In a unanimous decision on May 26, 2016, in Lewis v. Epic Systems Corporation, the United States Court of Appeals for the Seventh Circuit invalidated an individual arbitration agreement waiving class and/or collective actions and held that if such agreements are required by the employer as a condition of continued employment, then they necessarily interfere with employees’ exercise of their Section 7 rights under the National Labor Relations Act to engage in protected concerted activity, irrespective of whether the employees are represented by a union. The Seventh Circuit’s holding directly conflicts with the rulings of the Fifth, Eighth, and Eleventh Circuits on this issue, potentially setting up review by the United States Supreme Court.
It is common today for employers to enter into individual arbitration agreements with their employees that require the company and the employee to arbitrate wage and hour (and other employment) claims rather than litigate those claims in court.
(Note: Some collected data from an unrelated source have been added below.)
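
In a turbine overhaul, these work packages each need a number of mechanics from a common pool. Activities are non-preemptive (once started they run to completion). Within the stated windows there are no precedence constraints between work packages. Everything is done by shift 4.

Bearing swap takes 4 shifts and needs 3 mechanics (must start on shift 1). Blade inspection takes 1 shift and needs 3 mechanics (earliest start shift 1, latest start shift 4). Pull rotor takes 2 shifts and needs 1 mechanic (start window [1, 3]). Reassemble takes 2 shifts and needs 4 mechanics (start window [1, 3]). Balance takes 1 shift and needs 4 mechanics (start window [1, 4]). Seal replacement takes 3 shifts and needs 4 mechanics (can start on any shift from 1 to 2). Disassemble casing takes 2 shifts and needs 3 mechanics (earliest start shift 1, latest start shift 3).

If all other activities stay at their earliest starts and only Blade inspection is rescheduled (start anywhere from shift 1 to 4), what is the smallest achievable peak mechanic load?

19

Blade inspection@1: s1:22  s2:15  s3:7  s4:3 → peak 22
Blade inspection@2: s1:19  s2:18  s3:7  s4:3 → peak 19
Blade inspection@3: s1:19  s2:15  s3:10  s4:3 → peak 19
Blade inspection@4: s1:19  s2:15  s3:7  s4:6 → peak 19
Best is Blade inspection@2, peak 19.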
The agreements also commonly prohibit employees from bringing those claims, even in arbitration, on a class or collective – rather than individual – basis. Although the Lewis decision does not invalidate all individual arbitration agreements in the employment context, the decision applies to employers within the 7th Circuit’s jurisdiction and that have made entering into such agreements a condition of continued employment.
Individual arbitration agreements can be valuable to an employer in that they discourage the filing of class and collective actions. In such actions, plaintiffs’ attorneys sometimes demand inflated and unsupportable damages on behalf of employees and former employees who have no intention of suing their employer. Those employers who have adopted individual arbitration agreements should understand that they may not be enforced in the 7th Circuit if they are conditioned on continued employment. For the past few years, the NLRB has invalidated individual arbitration agreements on the same rationale of the Seventh Circuit, although those rulings are not binding to other employers, and one such ruling was reversed by the Fifth Circuit. Given that other Circuits have disagreed with the Seventh Circuit and have affirmed individual arbitration agreements, the Supreme Court is likely to take up the issue in the 2016-2017 term. The ultimate resolution of the issue may hinge upon who fills the seat of the late Justice Scalia.